There was one from early in my athletics days, starring a woman on the squad I’d just joined who was in love with our coach, and felt threatened by my presence. She spent two years trying to undermine me and to convince said coach to throw me out. He wouldn’t. That made things worse and in the end I left the squad because it was so stressful and I didn’t believe it was going to change.
Part of her MO was to look for ways to show that she knew more than I did. It was actually true at the time, and I never pretended otherwise, but it was always delivered as a put down which wasn’t much fun.
Another mental movie starred me as a Secular Buddhist teacher. I began offering occasional teachings about 10 years ago. I'm now the regular teacher at a local group, and have recently co-led a retreat with the world’s most prominent Secular Buddhist teacher, Stephen Batchelor.
The thing is, I’m not a normal teacher. I’m especially not a normal female teacher. Buddhist teachers are not usually elite athletes or entrepreneurs. Female Buddhist teachers are usually gently spoken and ooze warmth and softness. They use words like energy and heart and spirit and soul a lot.
I’m not like that and so the whole time I’ve been teaching, I’ve been shadowed by self-doubt. There have been people over time (mostly women interestingly) who have self-selected out of my teachings for these reasons.
For example, I question things quite rigorously, regardless of who utters them. I own up to mind activity that’s not compassionate (usually in the context of working it through, but nevertheless I share that it came up), or I give voice to unhelpful or contradictory teachings from nice Buddhist monks.
Who am I to be doing this? was the exact phrase that used to come to me in those moments. What makes me think I should be a Buddhist teacher?
These movies played for a little while before I realised what was going on. I’d been sucked into a negative eddy.
What tipped me off was the antiquity of the movies, and their well-worn character. These were old movies that I’d seen a million times before. Why were they all cuing up to play now?
Because I’d had an unpleasant experience with the same theme (who do you think you are to…..) that my mind has associated with pain.
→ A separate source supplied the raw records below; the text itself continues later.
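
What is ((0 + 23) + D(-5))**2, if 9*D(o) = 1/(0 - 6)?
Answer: 1540081/2916 ≈ 528.15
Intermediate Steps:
D(o) = -1/54 (D(o) = 1/(9*(0 - 6)) = (1/9)/(-6) = (1/9)*(-1/6) = -1/54)
((0 + 23) + D(-5))**2 = ((0 + 23) - 1/54)**2 = (23 - 1/54)**2 = (1241/54)**2 = 1540081/2916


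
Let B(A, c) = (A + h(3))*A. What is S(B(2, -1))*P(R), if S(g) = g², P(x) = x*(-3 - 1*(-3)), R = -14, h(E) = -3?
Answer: 0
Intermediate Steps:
P(x) = 0 (P(x) = x*(-3 + 3) = x*0 = 0)
B(A, c) = A*(-3 + A) (B(A, c) = (A - 3)*A = (-3 + A)*A = A*(-3 + A))
S(B(2, -1))*P(R) = (2*(-3 + 2))²*0 = (2*(-1))²*0 = (-2)²*0 = 4*0 = 0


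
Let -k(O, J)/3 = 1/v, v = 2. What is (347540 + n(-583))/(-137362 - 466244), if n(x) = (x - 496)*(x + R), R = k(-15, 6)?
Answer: -1956431/1207212 ≈ -1.6206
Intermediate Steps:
k(O, J) = -3/2
R = -3/2 ≈ -1.5000
n(x) = (-496 + x)*(-3/2 + x) (n(x) = (x - 496)*(x - 3/2) = (-496 + x)*(-3/2 + x))
(347540 + n(-583))/(-137362 - 466244) = (347540 + (744 + (-583)² - 995/2*(-583)))/(-137362 - 466244) = (347540 + (744 + 339889 + 580085/2))/(-603606) = (347540 + 1261351/2)*(-1/603606) = (1956431/2)*(-1/603606) = -1956431/1207212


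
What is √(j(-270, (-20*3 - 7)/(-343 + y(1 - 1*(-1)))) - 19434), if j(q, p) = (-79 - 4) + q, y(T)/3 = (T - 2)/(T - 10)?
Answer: I*√19787 ≈ 140.67*I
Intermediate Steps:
y(T) = 3*(-2 + T)/(-10 + T) (y(T) = 3*((T - 2)/(T - 10)) = 3*((-2 + T)/(-10 + T)) = 3*(-2 + T)/(-10 + T))
j(q, p) = -83 + q
√(j(-270, (-20*3 - 7)/(-343 + y(1 - 1*(-1)))) - 19434) = √((-83 - 270) - 19434) = √(-353 - 19434) = √(-19787) = I*√19787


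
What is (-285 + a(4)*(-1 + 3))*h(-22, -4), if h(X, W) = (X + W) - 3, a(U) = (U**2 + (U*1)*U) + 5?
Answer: 6119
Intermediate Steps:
a(U) = 5 + 2*U**2 (a(U) = (U**2 + U*U) + 5 = (U**2 + U**2) + 5 = 2*U**2 + 5 = 5 + 2*U**2)
h(X, W) = -3 + W + X (h(X, W) = (W + X) - 3 = -3 + W + X)
(-285 + a(4)*(-1 + 3))*h(-22, -4) = (-285 + (5 + 2*4**2)*(-1 + 3))*(-3 - 4 - 22) = (-285 + (5 + 2*16)*2)*(-29) = (-285 + (5 + 32)*2)*(-29) = (-285 + 37*2)*(-29) = (-285 + 74)*(-29) = -211*(-29) = 6119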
As I wrote in my last post, our minds are well intended but only semi-skilled friends. They try to protect us, so if they get wind of danger nearby, they sound the alarm and put us on high alert.
This is what my mind was doing. The athletics movie was extremely painful. For almost two years, I experienced rejection and fear of further rejection, should this woman-on-a-mission succeed in poisoning my reputation.
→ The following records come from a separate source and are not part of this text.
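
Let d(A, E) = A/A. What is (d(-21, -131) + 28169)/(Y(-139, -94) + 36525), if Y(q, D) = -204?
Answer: 9390/12107 ≈ 0.77558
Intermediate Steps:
d(A, E) = 1
(d(-21, -131) + 28169)/(Y(-139, -94) + 36525) = (1 + 28169)/(-204 + 36525) = 28170/36321 = 28170*(1/36321) = 9390/12107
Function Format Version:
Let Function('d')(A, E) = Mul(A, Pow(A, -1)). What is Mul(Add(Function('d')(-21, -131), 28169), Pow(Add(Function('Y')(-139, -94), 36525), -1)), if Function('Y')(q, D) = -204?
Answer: Rational(9390, 12107) ≈ 0.77558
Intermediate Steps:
Function('d')(A, E) = 1
Mul(Add(Function('d')(-21, -131), 28169), Pow(Add(Function('Y')(-139, -94), 36525), -1)) = Mul(Add(1, 28169), Pow(Add(-204, 36525), -1)) = Mul(28170, Pow(36321, -1)) = Mul(28170, Rational(1, 36321)) = Rational(9390, 12107)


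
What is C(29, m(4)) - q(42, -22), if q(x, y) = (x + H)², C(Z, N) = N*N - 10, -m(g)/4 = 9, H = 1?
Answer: -563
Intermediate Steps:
m(g) = -36 (m(g) = -4*9 = -36)
C(Z, N) = -10 + N² (C(Z, N) = N² - 10 = -10 + N²)
q(x, y) = (1 + x)² (q(x, y) = (x + 1)² = (1 + x)²)
C(29, m(4)) - q(42, -22) = (-10 + (-36)²) - (1 + 42)² = (-10 + 1296) - 1*43² = 1286 - 1*1849 = 1286 - 1849 = -563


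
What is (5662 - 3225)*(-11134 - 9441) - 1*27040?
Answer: -50168315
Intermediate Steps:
(5662 - 3225)*(-11134 - 9441) - 1*27040 = 2437*(-20575) - 27040 = -50141275 - 27040 = -50168315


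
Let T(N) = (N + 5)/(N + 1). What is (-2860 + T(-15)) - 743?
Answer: -25216/7 ≈ -3602.3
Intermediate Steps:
T(N) = (5 + N)/(1 + N)
(-2860 + T(-15)) - 743 = (-2860 + (5 - 15)/(1 - 15)) - 743 = (-2860 - 10/(-14)) - 743 = (-2860 - 1/14*(-10)) - 743 = (-2860 + 5/7) - 743 = -20015/7 - 743 = -25216/7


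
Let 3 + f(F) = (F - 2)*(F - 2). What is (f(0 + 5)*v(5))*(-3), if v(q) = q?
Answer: -90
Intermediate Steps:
f(F) = -3 + (-2 + F)² (f(F) = -3 + (F - 2)*(F - 2) = -3 + (-2 + F)*(-2 + F) = -3 + (-2 + F)²)
(f(0 + 5)*v(5))*(-3) = ((-3 + (-2 + (0 + 5))²)*5)*(-3) = ((-3 + (-2 + 5)²)*5)*(-3) = ((-3 + 3²)*5)*(-3) = ((-3 + 9)*5)*(-3) = (6*5)*(-3) = 30*(-3) = -90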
As I’ve said before, us humans feel rejection very strongly – as physical pain in fact. We need to belong. And a big part of that painful episode was having someone frequently assert that they knew more than I did.
Can you see the parallels between the two situations? And why my mind hit the high alert button and ensured I was paying attention to the dangerous issue it detected in the vicinity? Its way of keeping me focused on it was to keep playing Who do you think you are movies. My well intended but only semi-skilled friend was being over-cautious to danger.
Simply seeing this began to disempower it. So my practical tip for this post is to notice when you've been sucked in - when the mind flies into rumination mode, especially if the mental movies being replayed are old ones that have had a good airing before. Ask yourself what triggered it, and what is the theme of the rumination? Is there a common theme among the mental movies that have been curated for this film festival?
Next week I’ll offer some more practical suggestions for how to extract ourselves from negative eddies once we’ve noticed we're in their grip.
In the meantime, your practical challenge, should you choose to accept it, is to simply notice when you've been sucked into a negative eddy, and then notice what happens once you've recognised it.